Tidak ada lagi yang bisa aku katakan. Pikirannya sudah bulat. Aku merasakan tekad yang kuat di balik senyumnya yang ramah. Tiba-tiba aku bisa merasakan perbedaan pengalaman hidup yang memisahkan kami. Dibandingkan dengannya, aku hanyalah seorang anak laki-laki. Dia menyaksikan Jepang kalah perang, akhir dari kekaisaran, akhir dari era gelembung, dan sekarang akhir dari dunia - namun dia tetap hidup.
 
"Saya minta maaf atas kekasaran saya," aku menundukkan kepala. "Saya tidak bermaksud sombong."
 
"Tolong angkat kepala kalian," katanya. "Tolong, kalian berdua yang masih muda harus tetap hidup."
 
"Saya mengerti."
 
Setelah minum kopi, aku merasa ingin merokok.
 
"Area merokok ada di sebelah lobi," katanya sebelum aku sempat bertanya. Seolah-olah dia bisa membaca pikiran aku. Aku bertanya-tanya apakah sebagian besar tamu pria ingin merokok setelah makan malam.
 
"Terima kasih." Aku berdiri.

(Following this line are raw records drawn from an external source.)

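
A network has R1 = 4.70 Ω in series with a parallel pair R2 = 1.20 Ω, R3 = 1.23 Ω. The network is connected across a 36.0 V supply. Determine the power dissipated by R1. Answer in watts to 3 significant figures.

Replace R2 and R3 with their parallel equivalent so the circuit becomes R1 in series with R_p.
R_p = (1.20×1.23)/(1.20+1.23) = 0.6074 Ω
R_total = 4.70 + 0.6074 = 5.307 Ω
I = V / R_total = 36.0 / 5.307 = 6.783 A
All the current flows through R1; use P = I²R.
P_R1 = (6.783)² × 4.70 = 216.2 W

216 W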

Lalu aku berkata pada Sayaka, "Aku akan kembali sebentar lagi."
 
"Mm, tentu saja."
 
Biasanya dia akan bersikeras untuk pergi bersama aku, tetapi aku kira karena aku masih berada di gedung yang sama, dia tidak merasakan kecemasan yang sama.
 
Aku pergi ke lobi dan menemukan ruang merokok. Aku duduk di dalam dan menyalakan sebatang rokok.
 
"Ah..." Ini terasa enak.
 
Aku bersandar dan menghembuskan asapnya melalui hidung. Aku mungkin harus mengurangi kebiasaan merokok, demi diri aku sendiri, tetapi juga demi Sayaka. Dia sering mengeluh tentang bau pada pakaian aku dan memaksa aku untuk berganti pakaian.
 
Lobi itu kosong. Ada banyak kursi sofa yang berjejer, dan tidak ada yang akan duduk di sana lagi.
 
Aku membayangkan bahwa selama puncak musim turis, lobi ini akan penuh dengan orang. Sofa-sofa akan ditempati oleh keluarga yang bersiap-siap untuk naik bus ke Taman Nara untuk melihat rusa. Orang asing akan melihat peta. Pemandu wisata mungkin menunggu di luar.
 
Sudah berapa lama Nenek mengelola ryokan ini? Dua puluh tahun? Tiga puluh? Upaya seumur hidup telah dicurahkan ke dalam bangunan ini dan sekarang tidak ada lagi tamu yang harus dilayani.